Following the Handy-Dent course down the river in 1985 is fun and revealing. Levelwalkers no longer chase you off campsites though, on a volunteer basis, they do check the conditions of the towpath and the canal. Perhaps more significant, the Park Service now provides comfortable biker-hiker (and canoeist) camp-sites equipped with privies, picnic tables and protected pumps. We would take out at Williamsport, but just to portage the power plant dam. We'd have to return to the river as there is no water in the canal in this area -- and no lock keeper to boat-sit or provide accommodations. The fish-dams still persist, a fascinating reminder of past fishing techniques. Their run down the canal, to make up time, also avoided a nasty portage around Dam 4 at the lower end of Big Slackwater.

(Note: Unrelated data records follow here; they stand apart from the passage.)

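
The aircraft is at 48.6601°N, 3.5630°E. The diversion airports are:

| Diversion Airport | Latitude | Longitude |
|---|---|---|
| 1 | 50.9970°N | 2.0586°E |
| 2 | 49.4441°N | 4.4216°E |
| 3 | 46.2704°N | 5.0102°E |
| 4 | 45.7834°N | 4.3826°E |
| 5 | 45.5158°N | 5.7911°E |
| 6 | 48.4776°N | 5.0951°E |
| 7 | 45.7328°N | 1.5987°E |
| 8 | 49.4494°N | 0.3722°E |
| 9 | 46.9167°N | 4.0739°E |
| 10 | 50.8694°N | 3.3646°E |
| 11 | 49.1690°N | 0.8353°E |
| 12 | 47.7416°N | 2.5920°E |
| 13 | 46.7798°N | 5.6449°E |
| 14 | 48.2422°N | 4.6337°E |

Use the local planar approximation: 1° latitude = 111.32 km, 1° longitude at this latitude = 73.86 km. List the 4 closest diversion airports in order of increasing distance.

Distances from 48.6601°N, 3.5630°E:
1: √((2.3369·111.32)² + (-1.5044·73.86)²) = √(67674.748812 + 12346.539669) = 282.8803 km
2: √((0.7840·111.32)² + (0.8586·73.86)²) = √(7616.904679 + 4021.613915) = 107.8820 km
3: √((-2.3897·111.32)² + (1.4472·73.86)²) = √(70767.387386 + 11425.513146) = 286.6930 km
4: √((-2.8767·111.32)² + (0.8196·73.86)²) = √(102549.971030 + 3664.565647) = 325.9057 km
5: √((-3.1443·111.32)² + (2.2281·73.86)²) = √(122516.433751 + 27082.450866) = 386.7802 km
6: √((-0.1825·111.32)² + (1.5321·73.86)²) = √(412.735793 + 12805.390647) = 114.9701 km
7: √((-2.9273·111.32)² + (-1.9643·73.86)²) = √(106189.325151 + 21049.134342) = 356.7050 km
8: √((0.7893·111.32)² + (-3.1908·73.86)²) = √(7720.236434 + 55541.521600) = 251.5189 km
9: √((-1.7434·111.32)² + (0.5109·73.86)²) = √(37665.217412 + 1423.935810) = 197.7098 km
10: √((2.2093·111.32)² + (-0.1984·73.86)²) = √(60486.127479 + 214.734558) = 246.3754 km
11: √((0.5089·111.32)² + (-2.7277·73.86)²) = √(3209.307249 + 40589.323595) = 209.2812 km
12: √((-0.9185·111.32)² + (-0.9710·73.86)²) = √(10454.534897 + 5143.480130) = 124.8920 km
13: √((-1.8803·111.32)² + (2.0819·73.86)²) = √(43812.767550 + 23644.946571) = 259.7262 km
14: √((-0.4179·111.32)² + (1.0707·73.86)²) = √(2164.168830 + 6253.947224) = 91.7503 km
Sorted: 14 (91.7503 km) < 2 (107.8820 km) < 6 (114.9701 km) < 12 (124.8920 km) < 9 (197.7098 km) < 11 (209.2812 km) < …

14, 2, 6, 12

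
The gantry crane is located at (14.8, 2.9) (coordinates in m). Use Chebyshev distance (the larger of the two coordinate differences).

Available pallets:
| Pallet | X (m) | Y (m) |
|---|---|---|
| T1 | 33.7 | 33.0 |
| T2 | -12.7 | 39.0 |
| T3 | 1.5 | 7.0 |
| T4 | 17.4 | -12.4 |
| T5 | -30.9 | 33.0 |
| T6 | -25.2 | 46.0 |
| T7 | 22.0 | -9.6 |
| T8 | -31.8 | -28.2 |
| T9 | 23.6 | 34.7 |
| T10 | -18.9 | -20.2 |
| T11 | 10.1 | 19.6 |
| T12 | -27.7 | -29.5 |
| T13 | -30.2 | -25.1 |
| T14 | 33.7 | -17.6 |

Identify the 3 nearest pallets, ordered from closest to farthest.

T7, T3, T4

Distances from (14.8, 2.9):
T1: max(|18.9|, |30.1|) = 30.1 m
T2: max(|-27.5|, |36.1|) = 36.1 m
T3: max(|-13.3|, |4.1|) = 13.3 m
T4: max(|2.6|, |-15.3|) = 15.3 m
T5: max(|-45.7|, |30.1|) = 45.7 m
T6: max(|-40.0|, |43.1|) = 43.1 m
T7: max(|7.2|, |-12.5|) = 12.5 m
T8: max(|-46.6|, |-31.1|) = 46.6 m
T9: max(|8.8|, |31.8|) = 31.8 m
T10: max(|-33.7|, |-23.1|) = 33.7 m
T11: max(|-4.7|, |16.7|) = 16.7 m
T12: max(|-42.5|, |-32.4|) = 42.5 m
T13: max(|-45.0|, |-28.0|) = 45.0 m
T14: max(|18.9|, |-20.5|) = 20.5 m
Sorted: T7 (12.5 m) < T3 (13.3 m) < T4 (15.3 m) < T11 (16.7 m) < T14 (20.5 m) < …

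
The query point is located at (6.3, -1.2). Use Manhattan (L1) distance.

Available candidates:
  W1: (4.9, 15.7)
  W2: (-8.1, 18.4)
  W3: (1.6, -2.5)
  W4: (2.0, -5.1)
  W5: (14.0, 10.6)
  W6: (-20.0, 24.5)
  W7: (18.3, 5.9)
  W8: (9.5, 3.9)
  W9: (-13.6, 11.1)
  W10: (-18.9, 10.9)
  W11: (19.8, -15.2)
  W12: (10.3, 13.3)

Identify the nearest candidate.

W3

Distances from (6.3, -1.2):
W1: |-1.4| + |16.9| = 1.4 + 16.9 = 18.3
W2: |-14.4| + |19.6| = 14.4 + 19.6 = 34.0
W3: |-4.7| + |-1.3| = 4.7 + 1.3 = 6.0
W4: |-4.3| + |-3.9| = 4.3 + 3.9 = 8.2
W5: |7.7| + |11.8| = 7.7 + 11.8 = 19.5
W6: |-26.3| + |25.7| = 26.3 + 25.7 = 52.0
W7: |12.0| + |7.1| = 12.0 + 7.1 = 19.1
W8: |3.2| + |5.1| = 3.2 + 5.1 = 8.3
W9: |-19.9| + |12.3| = 19.9 + 12.3 = 32.2
W10: |-25.2| + |12.1| = 25.2 + 12.1 = 37.3
W11: |13.5| + |-14.0| = 13.5 + 14.0 = 27.5
W12: |4.0| + |14.5| = 4.0 + 14.5 = 18.5
Minimum: W3 at 6.0.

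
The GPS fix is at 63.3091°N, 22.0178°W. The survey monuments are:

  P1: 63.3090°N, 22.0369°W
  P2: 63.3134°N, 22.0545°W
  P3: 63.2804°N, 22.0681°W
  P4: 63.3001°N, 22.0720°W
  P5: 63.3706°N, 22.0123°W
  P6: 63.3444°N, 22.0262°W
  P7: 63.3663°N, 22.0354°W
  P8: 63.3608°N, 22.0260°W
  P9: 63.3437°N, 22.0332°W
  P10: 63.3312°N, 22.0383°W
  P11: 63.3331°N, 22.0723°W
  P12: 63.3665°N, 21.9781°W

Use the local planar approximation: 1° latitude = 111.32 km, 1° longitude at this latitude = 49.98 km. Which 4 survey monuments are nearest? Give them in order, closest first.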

In the Harpers Ferry region, Dam 3 is still there serving one of its former functions, of providing energy for the power plant. It no longer feeds into the canal -- its original purpose -- as the canal is dry. The drop is still about eight feet though it is possible to run it through at least one of the several breaks. The rock garden below the dam -- all the way to the confluence with the Shenandoah -- is now called "The Needles" and is one of the pleasant runs for whitewater canoeists with some experience. We still refer to the Bull Pen, but our interest is more likely to be focussed on the last drop, White Horse Rapids, which is the best in that area. We have indeed seen many an upset there and some canoes pinned on rocks -- but no drownings.

From White Horse down to Seneca Dam, Dam 2 for the C & O Canal, I'm sure we would agree with the description of easy paddling through minor riffles. At the Seneca Breaks there is a change. Though the water still flows into the canal there, watering the canal from Seneca to Lock 5 at Brookmont, it is not possible to be "locked in". One must carry. It is, of course, possible to paddle to Pennfield Lock -- I fight a losing battle for historic accuracy -- but there is no current lock keeper or accommodations for transients. Actually, today most paddlers prefer to run the river down what we call "The Old George Washington Canal." The channel we follow does in fact cross the old canal and has delightful riffles and minor rapids.

Great Falls, with locks functioning, was much easier then than now. Where the Sycamore foursome paddled down the canal and were lowered down four locks, we have to portage our canoes down the towpath. Their portage clearly started at the Stop Lock (closed in flood conditions to protect the canal at Widewater) to follow what Is today's Billygoat Trail. From there down to Sycamore, except for name-changes at Difficult Run -- and the massive American Legion Bridge (aka The Cabin John Bridge), I see no changes in the river to report some 60 years later.